Australian avocado growers are pleading with consumers to ease a rare burden of oversupply by buying more of the much-loved fruit.
Growers say the industry’s rapid expansion over the past two years has resulted in roughly double the number of avocados in the country, which, while creating headaches for farmers, has generated a great value for consumers.
“When you go to the stores, don’t just buy a ripe one, buy a few hard ones for the next two days,” Tom Silver, an avocado grower in northern New Brunswick, said Wednesday. South Wales.
Mr Silver, who is also director of Tamborine and Northern Rivers at Avocados Australia, said there were currently up to 450,000 trays of avocados in circulation in Australia, an increase of nearly 200,000 on 2020.
He said that although he has created a “very large supply” of avocados, the quality “remains very high”.
Mr Silver said it was difficult to say precisely how much the price of avocados had fallen on the East Coast due to the glut, but said farmers had “taken a knock on the door”.
He said the cost of fertilizers had doubled, while freight and gasoline prices continued to soar.
“That cost has to be borne by the farmers – that’s the nature of the relationship,” said Silver.
He said while most avocado growers had been spared the worst recent floods, the current problem was another setback to the floods experienced earlier in the year.
Mr Silver said the industry’s massive expansion was pervasive across Australia’s major avocado-growing regions, such as Bundaberg, south-east Queensland, northern New South Wales, Mildura and the southwest of Western Australia.

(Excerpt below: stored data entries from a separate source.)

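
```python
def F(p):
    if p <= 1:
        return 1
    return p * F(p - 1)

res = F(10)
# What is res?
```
Call trace:
F(p=10)
  F(p=9)
    F(p=8)
      F(p=7)
        F(p=6)
          F(p=5)
            F(p=4)
              F(p=3)
                F(p=2)
                  F(p=1)
                  -> return 1
                -> return 2
              -> return 6
            -> return 24
          -> return 120
        -> return 720
      -> return 5040
    -> return 40320
  -> return 362880
-> return 3628800

Final answer: 3628800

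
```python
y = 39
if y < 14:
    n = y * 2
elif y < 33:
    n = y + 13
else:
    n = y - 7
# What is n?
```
Trace:
  y=39
  y=39, n=32

Final answer: 32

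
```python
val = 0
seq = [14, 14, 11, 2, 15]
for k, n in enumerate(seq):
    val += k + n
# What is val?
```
Trace:
  val=0
  val=14, k=0, n=14
  val=29, k=1, n=14
  val=42, k=2, n=11
  val=47, k=3, n=2
  val=66, k=4, n=15

Final answer: 66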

Sydney-based nutritionist Kristen Beck said the nutritional benefits of avocados remain “underrecognized”.
“They have so many health benefits,” Ms. Beck said.
She said “solid” scientific research has shown the benefits of avocados to help with weight loss, maintain a healthy weight, and control your waistline.
Ms Beck said avocados are full of healthy fats that fight inflammation and it was a common myth that the fruit could lead to weight gain.
“Eating avocados enhances the absorption of healthy nutrients in other fruits and vegetables,” Ms. Beck said.
While one of her favorite ways to eat avocados is the Australian classic – with a poached egg on toast, Ms Beck said it was possible to get creative, with prices as low as they are.
“You can put them in smoothies – there’s even a great recipe for avocado ice cream with dates.”
Ms Beck said a healthy adult can easily eat up to one avocado a day, as long as they maintain a healthy variety in their diet.